I’ve spent my adult life with my desk in the living room. Actually, for a long while, the living room was also the bedroom, dining room, and everything else. Even after I got a multi-roomed apartment, I often ate meals at my desk while noodling away at a story, talked on the phone at my desk while the story glared at me, read, goofed off, watched videos and pretty much everything else at my desk. Honestly, I almost never used my dining table or my couch unless I had company.

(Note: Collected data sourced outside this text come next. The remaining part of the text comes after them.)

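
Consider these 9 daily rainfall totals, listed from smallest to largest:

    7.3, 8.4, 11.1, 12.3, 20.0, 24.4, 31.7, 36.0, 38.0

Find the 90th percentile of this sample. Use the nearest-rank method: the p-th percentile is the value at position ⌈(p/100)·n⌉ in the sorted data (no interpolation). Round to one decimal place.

n = 9.
Position = ⌈90/100 · 9⌉ = ⌈8.1⌉ = 9.
The value at rank 9 is 38.0.

38.0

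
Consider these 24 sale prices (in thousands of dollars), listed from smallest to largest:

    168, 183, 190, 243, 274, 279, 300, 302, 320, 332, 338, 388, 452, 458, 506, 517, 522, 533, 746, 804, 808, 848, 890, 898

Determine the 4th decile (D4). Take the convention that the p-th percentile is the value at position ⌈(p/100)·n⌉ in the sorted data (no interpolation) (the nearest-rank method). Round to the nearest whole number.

n = 24.
Position = ⌈40/100 · 24⌉ = ⌈9.6⌉ = 10.
The value at rank 10 is 332.

332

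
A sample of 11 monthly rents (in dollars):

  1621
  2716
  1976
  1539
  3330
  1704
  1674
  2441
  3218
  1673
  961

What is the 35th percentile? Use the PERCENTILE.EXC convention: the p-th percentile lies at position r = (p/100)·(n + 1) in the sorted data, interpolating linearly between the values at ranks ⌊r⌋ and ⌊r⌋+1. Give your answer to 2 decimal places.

1673.20

Sorted: 961, 1539, 1621, 1673, 1674, 1704, 1976, 2441, 2716, 3218, 3330.
n = 11.
r = (35/100)·(11 + 1) = 4.2.
Rank 4 is 1673 and rank 5 is 1674.
Interpolate: 1673 + 0.2·(1674 − 1673) = 1673 + 0.2·1 = 1673.2.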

Writing was the background, the theme, and the alternative to everything else I did at home.
But now that I live with my husband, I have to have some boundaries, some parts of the day that are exclusively for one thing or another, and some parts of the apartment to go with those. Even though we are both writers and both semi-obsessive about it, I don’t think regular attempts to eat meals at my desk would go over very well. Hence my nice office and his similar one, down the hall.
It’s only been a year, but so far I haven’t really adjusted to the setup. Just as I want to be writing while I’m doing almost anything else, as soon as I start writing I want to do all the other things, too. I get lonely in my office, not because I mind being alone, but because I know my husband is here, as well as our cat, and I don’t want to miss out on what they are doing. I come wandering out, ostensibly to get a snack, to find everyone peaceful in the living room—the room for life activities—and I try to make idle conversation while ignoring that a) I’m interrupting a good book/nap and b) I’m supposed to be writing. When I get too embarrassed, I get my snack (usually breakfast cereal) and go back to my lonely chamber.
I know where this is heading, because I have seen these genes play out before. It seems to me my father spent most of my childhood in the half-lotus in our living room with a stack of essays to grade on his knee. Upstairs, his huge gleaming wooden desk sits unused except as a resting place for the pencil cups and paperweights I made him at school, which he never used. He allegedly shares that office with my mother, who offers even less pretence of using it—her desk doesn’t even have a chair. She does all her work at the kitchen table, within clear sight of my father in the living room (they took down the door).
So, um, yeah. Will I learn to appreciate my lovely office? Well, I’m typing here now, which is a good sign. But I can hear my beloved making some sort of interesting noise in the other room…I’ll be right back.